Packaging Corporation of America's (PKG) acquisition of Greif's (GEF, GEF.B) containerboard business provides the packaging products manufacturer with more scale and capacity, boosting growth prospects over the coming years, Truist said in a Wednesday research report.
The acquisition also enables the company to avoid higher capital expenditures to expand its legacy mills for increased volume growth, which could result in a decline in capex by $100 million to $200 million in 2026 compared with $855 million this year, the firm said.
Truist expects the company to capture at least half of its $60 million synergy target next year from mill productivity, grade optimization, transportation, and integration, with potential upside given the company's execution track record.

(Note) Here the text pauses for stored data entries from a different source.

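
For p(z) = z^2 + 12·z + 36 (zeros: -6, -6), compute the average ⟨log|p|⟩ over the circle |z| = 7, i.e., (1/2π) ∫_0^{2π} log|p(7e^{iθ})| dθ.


Zeros: -6, -6; r = 7.
Inside |z| < r: -6, -6. Outside (|z| ≥ r): ∅.
p(0) = 36, so log|p(0)| = log(36) = 3.5835.
Apply Jensen: I(r) = log|p(0)| + Σ_k log(r/|z_k|), summed over zeros inside |z| < r.
  log(r/|z_k|) for z_k = -6: log(7/6) = 0.1542
  log(r/|z_k|) for z_k = -6: log(7/6) = 0.1542
Sum over inside zeros: 0.3083.
I(r) = log|p(0)| + (inside sum) = 3.5835 + 0.3083 = 3.8918.
Closed form (all zeros inside, monic): I(r) = n·log(r) = 2·log(7) = 3.8918. ✓

I(r) ≈ 3.8918.


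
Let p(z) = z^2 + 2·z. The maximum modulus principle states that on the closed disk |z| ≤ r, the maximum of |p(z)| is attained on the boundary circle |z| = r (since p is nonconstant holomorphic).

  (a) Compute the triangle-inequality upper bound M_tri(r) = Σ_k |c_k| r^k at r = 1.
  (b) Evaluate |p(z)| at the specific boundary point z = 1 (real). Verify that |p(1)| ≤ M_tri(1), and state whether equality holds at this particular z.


Coefficients: c_0 = 0, c_1 = 2, c_2 = 1. Radius r = 1.
Part (a). Triangle bound: M_tri(r) = Σ_k |c_k| r^k
  = |0|·1^0 + |2|·1^1 + |1|·1^2
  = 0 + 2 + 1 = 3.
This bounds M(r) := max_{|z|=r} |p(z)| from above; equality holds iff all terms c_k z^k can be made to align in phase at a single z on |z|=r.
Part (b). At z = 1 (real, on the circle |z| = r):
  p(1) = (0)·1^0 + (2)·1^1 + (1)·1^2 = 3.
  |p(1)| = 3.
Since all nonzero coefficients share the same sign, |p(1)| = 3 = M_tri(1); the triangle bound is attained at z = 1, so in fact M(r) = 3.

M_tri(1) = 3; |p(1)| = 3; equality at z=1: yes.


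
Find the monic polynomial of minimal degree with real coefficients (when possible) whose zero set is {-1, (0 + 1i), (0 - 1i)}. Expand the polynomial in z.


The polynomial is p(z) = ∏_{α ∈ S} (z − α), where S = {-1, (0 + 1i), (0 - 1i)}.
Expanding the product yields: p(z) = z^3 + z^2 + z + 1.
Note conjugate pairs combine to real quadratics: (z − (0+1i))(z − (0−1i)) = z² + 1.
The resulting polynomial has degree 3 and real coefficients as required.

p(z) = z^3 + z^2 + z + 1.


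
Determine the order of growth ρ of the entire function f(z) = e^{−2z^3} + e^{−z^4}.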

The deal could be more than 8% accretive to the company's 2026 earnings and over 15% accretive in 2027 when incremental EBITDA contributions are included, the analysts wrote. They added that consensus forecasts for 2026 and 2027 don't yet appear to reflect the acquisition.
Robust cash flow from legacy assets and the Greif acquisition, along with lower capex, positions the company to increase its dividend in the next few quarters, with Truist noting the company's history of sizable raises.
The brokerage said it now expects 2025 EPS of $10.21 from $10.17 earlier and 2026 EPS of $11.50 from $10.85 previously. For 2027, it expects EPS of $12.45 from $11.60 earlier.
Truist reiterated its buy rating on the stock and raised its price target to $262 per share from $238.